Eric Pichet : Il ne faut pas exagérer le caractère si innovant de la TVA mise en place en 1954. Ce n'était en fait que le dernier avatar d'un impôt sur la production qui avait été instauré bien auparavant frappait pour toutes les ventes à chaque étape de la production. L'idée de Maurice Lauré, son instigateur,  a été de simplifier la perception de cet impôt sur les ventes en imposant le prix de vente et en permettant aux entreprises de récupérer cet impôt sur tous leurs achats. Elles ne déboursent donc que la différence, alors que dans l'ancien système, elle payait directement, et le répercutait ensuite sur le prix de vente. La grande idée de Maurice Lauré est en fait de faire jouer à l'entreprise le rôle de percepteur de cette TVA sur un prix hors taxe. C'est là que se trouve l'idée géniale. Mais au final bien sûr, dans tous les cas, c'est sur le consommateur que repose la charge de cet impôt.

Cette taxe a représenté 140 milliards d'euros en 2013, donc pas loin de la moitié des 300 milliards d'euros de recettes fiscales de l'Etat. La TVA est un impôt très rentable car nous avons une administration fiscale performante et qui n'est pas corrompue ce qui permet à quasiment 99% des impôts dus d'être recouverts. Et comme les entreprises sont très suivies en France, il est très difficile de frauder, notamment pour une entreprise déjà bien installée.  

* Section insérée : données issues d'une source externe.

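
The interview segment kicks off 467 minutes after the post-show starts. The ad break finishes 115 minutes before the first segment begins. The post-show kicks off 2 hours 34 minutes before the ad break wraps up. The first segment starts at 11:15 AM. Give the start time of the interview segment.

2:33 PM

The ad break ends at 11:15 AM − 115 min = 9:20 AM.
The post-show starts at 9:20 AM − 154 min = 6:46 AM.
The interview segment starts at 6:46 AM + 467 min = 2:33 PM.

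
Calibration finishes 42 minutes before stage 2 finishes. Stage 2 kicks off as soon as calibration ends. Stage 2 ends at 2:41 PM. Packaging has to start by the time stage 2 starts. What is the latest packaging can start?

Calibration ends at 2:41 PM − 42 min = 1:59 PM.
So stage 2 starts at 1:59 PM.
Packaging is bounded by stage 2, so the latest it can start is 1:59 PM.

1:59 PM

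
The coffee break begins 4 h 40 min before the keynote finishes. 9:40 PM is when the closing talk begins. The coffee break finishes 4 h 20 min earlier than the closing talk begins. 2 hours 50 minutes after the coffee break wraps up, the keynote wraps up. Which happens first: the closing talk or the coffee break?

the coffee break

The coffee break ends at 9:40 PM − 260 min = 5:20 PM.
The keynote ends at 5:20 PM + 170 min = 8:10 PM.
The coffee break starts at 8:10 PM − 280 min = 3:30 PM.
The closing talk starts at 9:40 PM and the coffee break starts at 3:30 PM, so the coffee break is first.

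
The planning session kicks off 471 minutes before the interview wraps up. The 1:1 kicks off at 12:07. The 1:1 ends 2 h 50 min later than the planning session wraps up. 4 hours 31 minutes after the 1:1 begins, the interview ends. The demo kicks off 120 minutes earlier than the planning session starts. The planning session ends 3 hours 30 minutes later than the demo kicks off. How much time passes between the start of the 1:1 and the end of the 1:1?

The interview ends at 12:07 + 271 min = 16:38.
The planning session starts at 16:38 − 471 min = 08:47.
The demo starts at 08:47 − 120 min = 06:47.
The planning session ends at 06:47 + 210 min = 10:17.
The 1:1 ends at 10:17 + 170 min = 13:07.
From 12:07 to 13:07 is 60 minutes.

60 minutes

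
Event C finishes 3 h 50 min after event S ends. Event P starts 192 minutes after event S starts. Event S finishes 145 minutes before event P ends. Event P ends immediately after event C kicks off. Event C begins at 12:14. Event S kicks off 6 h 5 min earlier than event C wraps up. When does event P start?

10:46

Event P ends at 12:14.
Event S ends at 12:14 − 145 min = 09:49.
Event C ends at 09:49 + 230 min = 13:39.
Event S starts at 13:39 − 365 min = 07:34.
Event P starts at 07:34 + 192 min = 10:46.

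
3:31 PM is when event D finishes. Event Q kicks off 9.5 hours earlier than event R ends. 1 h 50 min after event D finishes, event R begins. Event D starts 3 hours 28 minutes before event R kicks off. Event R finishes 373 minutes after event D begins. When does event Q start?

Event R starts at 3:31 PM + 110 min = 5:21 PM.
Event D starts at 5:21 PM − 208 min = 1:53 PM.
Event R ends at 1:53 PM + 373 min = 8:06 PM.
Event Q starts at 8:06 PM − 570 min = 10:36 AM.

10:36 AM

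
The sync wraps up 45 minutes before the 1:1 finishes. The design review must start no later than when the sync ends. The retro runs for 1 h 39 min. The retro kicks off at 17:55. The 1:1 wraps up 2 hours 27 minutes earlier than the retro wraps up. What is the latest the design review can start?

The retro ends at 17:55 + 99 min = 19:34.
The 1:1 ends at 19:34 − 147 min = 17:07.
The sync ends at 17:07 − 45 min = 16:22.
The design review is bounded by the sync, so the latest it can start is 16:22.

16:22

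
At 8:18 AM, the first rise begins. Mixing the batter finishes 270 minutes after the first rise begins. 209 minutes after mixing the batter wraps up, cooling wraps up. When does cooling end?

4:17 PM

Mixing the batter ends at 8:18 AM + 270 min = 12:48 PM.
Cooling ends at 12:48 PM + 209 min = 4:17 PM.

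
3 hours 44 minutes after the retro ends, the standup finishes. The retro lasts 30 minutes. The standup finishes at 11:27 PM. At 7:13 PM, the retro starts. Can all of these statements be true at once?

Yes

The retro ends at 7:13 PM + 30 min = 7:43 PM.
The standup ends at 7:43 PM + 224 min = 11:27 PM.
That matches the stated 11:27 PM, so the schedule is consistent.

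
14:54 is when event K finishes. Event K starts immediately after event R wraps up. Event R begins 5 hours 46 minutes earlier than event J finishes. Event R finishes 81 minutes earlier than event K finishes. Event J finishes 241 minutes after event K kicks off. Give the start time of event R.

Event R ends at 14:54 − 81 min = 13:33.
So event K starts at 13:33.
Event J ends at 13:33 + 241 min = 17:34.
Event R starts at 17:34 − 346 min = 11:48.

11:48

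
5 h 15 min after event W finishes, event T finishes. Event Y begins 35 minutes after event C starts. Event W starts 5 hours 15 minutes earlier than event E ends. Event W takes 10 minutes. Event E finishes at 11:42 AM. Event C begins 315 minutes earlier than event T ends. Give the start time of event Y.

Event W starts at 11:42 AM − 315 min = 6:27 AM.
Event W ends at 6:27 AM + 10 min = 6:37 AM.
Event T ends at 6:37 AM + 315 min = 11:52 AM.
Event C starts at 11:52 AM − 315 min = 6:37 AM.
Event Y starts at 6:37 AM + 35 min = 7:12 AM.

7:12 AM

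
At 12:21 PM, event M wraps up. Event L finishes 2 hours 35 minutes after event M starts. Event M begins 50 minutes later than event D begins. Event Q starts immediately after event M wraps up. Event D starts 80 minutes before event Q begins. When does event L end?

2:26 PM

Event Q starts at 12:21 PM.
Event D starts at 12:21 PM − 80 min = 11:01 AM.
Event M starts at 11:01 AM + 50 min = 11:51 AM.
Event L ends at 11:51 AM + 155 min = 2:26 PM.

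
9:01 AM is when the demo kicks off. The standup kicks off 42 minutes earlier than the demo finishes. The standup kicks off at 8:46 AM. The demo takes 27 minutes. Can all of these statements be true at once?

The demo ends at 9:01 AM + 27 min = 9:28 AM.
The standup starts at 9:28 AM − 42 min = 8:46 AM.
That matches the stated 8:46 AM, so the schedule is consistent.

Yes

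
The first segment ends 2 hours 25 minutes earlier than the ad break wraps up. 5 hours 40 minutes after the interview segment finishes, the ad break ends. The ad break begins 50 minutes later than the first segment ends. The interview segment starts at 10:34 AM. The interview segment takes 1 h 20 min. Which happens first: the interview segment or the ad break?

The interview segment ends at 10:34 AM + 80 min = 11:54 AM.
The ad break ends at 11:54 AM + 340 min = 5:34 PM.
The first segment ends at 5:34 PM − 145 min = 3:09 PM.
The ad break starts at 3:09 PM + 50 min = 3:59 PM.
The interview segment starts at 10:34 AM and the ad break starts at 3:59 PM, so the interview segment is first.

the interview segment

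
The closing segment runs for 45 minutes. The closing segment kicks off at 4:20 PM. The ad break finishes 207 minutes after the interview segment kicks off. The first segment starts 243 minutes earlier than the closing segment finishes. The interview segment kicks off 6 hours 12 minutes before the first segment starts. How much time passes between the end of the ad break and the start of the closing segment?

363 minutes

The closing segment ends at 4:20 PM + 45 min = 5:05 PM.
The first segment starts at 5:05 PM − 243 min = 1:02 PM.
The interview segment starts at 1:02 PM − 372 min = 6:50 AM.
The ad break ends at 6:50 AM + 207 min = 10:17 AM.
From 10:17 AM to 4:20 PM is 363 minutes.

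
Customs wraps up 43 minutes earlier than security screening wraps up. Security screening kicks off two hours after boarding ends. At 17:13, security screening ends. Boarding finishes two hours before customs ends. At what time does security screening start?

Customs ends at 17:13 − 43 min = 16:30.
Boarding ends at 16:30 − 120 min = 14:30.
Security screening starts at 14:30 + 120 min = 16:30.

16:30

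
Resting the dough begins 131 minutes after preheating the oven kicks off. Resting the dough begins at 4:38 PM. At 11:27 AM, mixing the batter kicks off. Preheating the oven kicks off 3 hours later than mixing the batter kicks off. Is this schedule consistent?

Yes

Preheating the oven starts at 11:27 AM + 180 min = 2:27 PM.
Resting the dough starts at 2:27 PM + 131 min = 4:38 PM.
That matches the stated 4:38 PM, so the schedule is consistent.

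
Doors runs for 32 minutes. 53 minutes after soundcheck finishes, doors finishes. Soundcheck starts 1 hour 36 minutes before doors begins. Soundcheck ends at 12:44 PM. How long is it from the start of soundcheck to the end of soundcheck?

75 minutes

Doors ends at 12:44 PM + 53 min = 1:37 PM.
Doors starts at 1:37 PM − 32 min = 1:05 PM.
Soundcheck starts at 1:05 PM − 96 min = 11:29 AM.
From 11:29 AM to 12:44 PM is 75 minutes.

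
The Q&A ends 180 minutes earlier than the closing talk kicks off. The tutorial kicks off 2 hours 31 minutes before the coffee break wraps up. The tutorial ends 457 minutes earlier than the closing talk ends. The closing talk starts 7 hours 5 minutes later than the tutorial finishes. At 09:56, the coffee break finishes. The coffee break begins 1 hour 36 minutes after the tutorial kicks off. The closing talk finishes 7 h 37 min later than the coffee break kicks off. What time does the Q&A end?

The tutorial starts at 09:56 − 151 min = 07:25.
The coffee break starts at 07:25 + 96 min = 09:01.
The closing talk ends at 09:01 + 457 min = 16:38.
The tutorial ends at 16:38 − 457 min = 09:01.
The closing talk starts at 09:01 + 425 min = 16:06.
The Q&A ends at 16:06 − 180 min = 13:06.

13:06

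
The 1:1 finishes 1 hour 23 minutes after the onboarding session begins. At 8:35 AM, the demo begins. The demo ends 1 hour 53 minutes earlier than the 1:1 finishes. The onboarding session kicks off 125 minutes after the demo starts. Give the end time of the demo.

The onboarding session starts at 8:35 AM + 125 min = 10:40 AM.
The 1:1 ends at 10:40 AM + 83 min = 12:03 PM.
The demo ends at 12:03 PM − 113 min = 10:10 AM.

10:10 AM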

Même si son taux est discuté, et alors qu'elle est de loin l'impôt qui frappe le plus les Français, la TVA est finalement assez peu remise en cause par l'opinion publique (par rapport à l'impôt sur le revenu et l'ISF). Quelle est la recette de cette "tolérance" populaire ?

C'est bien évidemment l'aspect largement indolore de cet impôt. Les consommateurs ne se rendent pas vraiment compte qu'ils paient de la TVA puisque ce qui compte pour eux, c'est le prix TTC, ils raisonnent en effet rarement en prix hors taxe. Par contre, ce que le consommateur appréhende, c'est l'évolution d'un prix. Donc, quand est décidée une forte variation d'un taux de TVA (comme cela a été le cas pour la restauration), il y a un effet d'élasticité du prix très forte. Par contre, quand vous la faite passer de 19,6% à 20% (depuis le 1er janvier 2014, ndlr) personne ne n'y voit quoi que ce soit.

La TVA est souvent accusée d'être un impôt "injuste" car frappant proportionnellement plus les plus modestes et étant dégressif. Est-ce une critique recevable ?

Cela dépend de l'analyse que vous faites et des principes que vous accordez à l'impôt. Dans l'absolu, la TVA est effectivement un impôt inique dans la mesure où, quel que soit votre revenu ou votre niveau de vie, vous payez exactement le même montant d'impôt si vous achetez le même bien. Mais en revanche, il s'agit d'un impôt facile à recouvrer, qui rapporte beaucoup à la collectivité, et qui suit une forme de logique :vous payez si vous consommez. De plus la modulation à la baisse du taux de TVA sur les biens de première nécessité a été faite pour corriger justement cet aspect critiqué.

Le système de la TVA a eu tendance à se complexifier avec la généralisation des taux réduits, parfois subtils à appliquer. Cette TVA à deux (voire trois) vitesses est-elle efficace ? A-t-elle sapé le principe de base de la TVA ?

Cela ne nuit pas à son efficacité, mais il y a effectivement un débat entre l'OCDE et Bercy. L'OCDE considère en effet qu'un impôt à 5,5% – qui est donc un taux très bas – correspond de fait à une niche fiscale. L'idée est qu'à partir du moment où l'on fixe un taux qui s'applique à tout le monde, un taux avec une telle réduction est suspect. Ce n'est pas une vision absurde. Le cas de la presse par exemple (dont le taux de TVA est de 2,1%, comme les médicaments remboursés ndlr) s'inscrit significativement dans cette optique. Cependant, je doute que ce soit très significatif puisque le taux réduit s'applique sur les besoins de bases, or les dépenses d'alimentation représentent entre 15% et 16% de la dépense d'un ménage.